For now, I'm just Eeyore.
For now, I'm just breathing.
Going through the motions
Watching shows and eating frozen uncrustables.
Planning for more productive and easier days.
But for now, I'm just here. Existing.

Monday, February 19, 2018

A Tube of Golden Glue

In one hand, a box of tissues.
In the other, golden glue.
Back and forth and back and forth
Healing and tearing
Tearing and healing.

Stronger than I knew.
I close up the remaining fragments in a locket.
I've learned to protect myself
Something I never knew how to do.
Gave away the whole of me, so willingly.

Reeling it back in.
Now knowing others don't treat you the way you treat them.
Ethical love is maybe a farce
All those tears and words were never enough
Please stop, please stop. Make it stop.

Made the mistake of thinking you saw me
Even though I never saw me.
For so long have wanted others to fill in the gaps,
Now I feel the shattered reality of how inaccurate that could be.
These lessons I hadn't yet learned are here to stay.

Each moment, each day I love you a bit less.
See the reality ignored for years and years and years.
I wanted you to be what I thought I needed you to be.
Not seeing that all along,
the only damn person I needed to see was me.

Friday, February 16, 2018


Gravestones and Love Letters

We died, you see. Where there once was love, now there is death. Gravestones adorn places that once were sites of joy and spoke of love. Now they are buried or soon shall be.

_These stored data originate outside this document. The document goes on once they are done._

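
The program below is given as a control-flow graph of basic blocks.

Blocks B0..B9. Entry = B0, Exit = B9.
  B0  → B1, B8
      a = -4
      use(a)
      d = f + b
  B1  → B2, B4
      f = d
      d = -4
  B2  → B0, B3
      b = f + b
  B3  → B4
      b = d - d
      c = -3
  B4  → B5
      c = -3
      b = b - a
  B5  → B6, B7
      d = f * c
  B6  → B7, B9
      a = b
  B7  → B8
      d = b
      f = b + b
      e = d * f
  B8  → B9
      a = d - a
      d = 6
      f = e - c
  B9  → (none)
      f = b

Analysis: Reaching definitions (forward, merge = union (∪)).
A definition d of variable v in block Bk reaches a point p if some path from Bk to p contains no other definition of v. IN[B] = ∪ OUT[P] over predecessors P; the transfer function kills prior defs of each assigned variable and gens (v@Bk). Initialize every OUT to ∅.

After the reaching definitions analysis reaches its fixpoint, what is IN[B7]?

Answer: {a@B0, a@B6, b@B4, c@B4, d@B5, f@B1}

Derivation:
Fixpoint table:
  B0:   IN={a@B0, b@B2, d@B1, f@B1}   OUT={a@B0, b@B2, d@B0, f@B1}
  B1:   IN={a@B0, b@B2, d@B0, f@B1}   OUT={a@B0, b@B2, d@B1, f@B1}
  B2:   IN={a@B0, b@B2, d@B1, f@B1}   OUT={a@B0, b@B2, d@B1, f@B1}
  B3:   IN={a@B0, b@B2, d@B1, f@B1}   OUT={a@B0, b@B3, c@B3, d@B1, f@B1}
  B4:   IN={a@B0, b@B2, b@B3, c@B3, d@B1, f@B1}   OUT={a@B0, b@B4, c@B4, d@B1, f@B1}
  B5:   IN={a@B0, b@B4, c@B4, d@B1, f@B1}   OUT={a@B0, b@B4, c@B4, d@B5, f@B1}
  B6:   IN={a@B0, b@B4, c@B4, d@B5, f@B1}   OUT={a@B6, b@B4, c@B4, d@B5, f@B1}
  B7:   IN={a@B0, a@B6, b@B4, c@B4, d@B5, f@B1}   OUT={a@B0, a@B6, b@B4, c@B4, d@B7, e@B7, f@B7}
  B8:   IN={a@B0, a@B6, b@B2, b@B4, c@B4, d@B0, d@B7, e@B7, f@B1, f@B7}   OUT={a@B8, b@B2, b@B4, c@B4, d@B8, e@B7, f@B8}
  B9:   IN={a@B6, a@B8, b@B2, b@B4, c@B4, d@B5, d@B8, e@B7, f@B1, f@B8}   OUT={a@B6, a@B8, b@B2, b@B4, c@B4, d@B5, d@B8, e@B7, f@B9}

Merge at B7: IN[B7] = OUT[B5] ⊔ OUT[B6] = {a@B0, a@B6, b@B4, c@B4, d@B5, f@B1}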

I'm not ashamed to weep at these stones, I would feel amiss had I not. For I loved you, I loved us. I love what we were and could have been. The capacity to grow it and build it over time now corresponds with the strength it takes to see it for what it became. To not put out the fire on the few remaining visible smoldering bits. Grieve it all, bid it a much due farewell. One day may I reflect fondly and utter wise kindnesses at the buried boxes that once we were. For now, I hold just myself a bit more near. Goodbye, my love.

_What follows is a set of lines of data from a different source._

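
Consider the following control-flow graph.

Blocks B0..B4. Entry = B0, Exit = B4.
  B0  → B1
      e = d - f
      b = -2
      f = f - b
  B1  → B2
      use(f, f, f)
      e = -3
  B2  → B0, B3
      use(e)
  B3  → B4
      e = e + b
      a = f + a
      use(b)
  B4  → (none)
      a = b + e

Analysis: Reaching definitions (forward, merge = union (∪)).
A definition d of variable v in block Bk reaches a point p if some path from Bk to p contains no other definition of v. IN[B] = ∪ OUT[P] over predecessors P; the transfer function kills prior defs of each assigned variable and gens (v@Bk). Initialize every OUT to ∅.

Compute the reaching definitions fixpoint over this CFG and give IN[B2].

Answer: {b@B0, e@B1, f@B0}

Trace:
Converged values:
  B0:   IN={b@B0, e@B1, f@B0}   OUT={b@B0, e@B0, f@B0}
  B1:   IN={b@B0, e@B0, f@B0}   OUT={b@B0, e@B1, f@B0}
  B2:   IN={b@B0, e@B1, f@B0}   OUT={b@B0, e@B1, f@B0}
  B3:   IN={b@B0, e@B1, f@B0}   OUT={a@B3, b@B0, e@B3, f@B0}
  B4:   IN={a@B3, b@B0, e@B3, f@B0}   OUT={a@B4, b@B0, e@B3, f@B0}

Merge at B2: IN[B2] = OUT[B1] = {b@B0, e@B1, f@B0}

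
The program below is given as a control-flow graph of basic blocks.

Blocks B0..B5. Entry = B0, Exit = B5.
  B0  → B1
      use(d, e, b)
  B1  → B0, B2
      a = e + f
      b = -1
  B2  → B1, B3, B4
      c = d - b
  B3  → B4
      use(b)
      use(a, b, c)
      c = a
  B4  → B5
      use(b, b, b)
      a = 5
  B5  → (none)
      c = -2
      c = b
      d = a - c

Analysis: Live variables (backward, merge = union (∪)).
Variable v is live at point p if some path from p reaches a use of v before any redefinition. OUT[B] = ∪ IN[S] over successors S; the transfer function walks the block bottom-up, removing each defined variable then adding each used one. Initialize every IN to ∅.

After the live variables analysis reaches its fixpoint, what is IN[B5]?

Answer: {a, b}

Trace:
Per-block solution:
  B0: | IN={b, d, e, f} | OUT={d, e, f}
  B1: | IN={d, e, f} | OUT={a, b, d, e, f}
  B2: | IN={a, b, d, e, f} | OUT={a, b, c, d, e, f}
  B3: | IN={a, b, c} | OUT={b}
  B4: | IN={b} | OUT={a, b}
  B5: | IN={a, b} | OUT={}

B5 is the boundary node: OUT[B5] = {}
Applying B5's transfer function to that OUT value gives IN[B5] (row B5 above).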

Thursday, February 15, 2018

Dear Heart

Dear Heart-
I've been writing to others when I should have been writing to you. You're the one here with me, after all. You never left.

I'm sorry for all the times I abandoned you, discarded you, allowed you to be battered by others, or abused you myself. You never wavered, though you've might've been right to do so.

I swear I'm learning. Can you feel it? Through all the struggle and aches, I pray you feel the growth. Slow and steady and steadfast.

I commit to you, this day and on. I see you. I will do my best to honor you, knowing you have so much to give and share, but that you deserve so much goodness and respect in return. To feel appreciated and loved by myself and others.

I am as I am, we are as we are. Areas that feel deficient need not be sources of shame or anguish, but rather boundless spaces for change. From what feels like ruins, we shall construct new strongholds and beauties.

I am that tree. I've lost a branch and must prune and tend to the open wounds, but still I stand. My trunk and other branches remain, growing and blooming.

I wonder, do trees cry when they lose a branch?

All my deepest love and appreciation,
Alex

Friday, February 9, 2018

Rhythm

A few things occur to me. This time is so valuable because I reflect on my need to know stability by myself and to just grieve. Grieve things and losses I never did. See those events and traumas and losses as in the past and not a direct determinant of who I am today or will become. I feel good and reflective and safe. All by myself. I feel a peace with the rhythm of it all.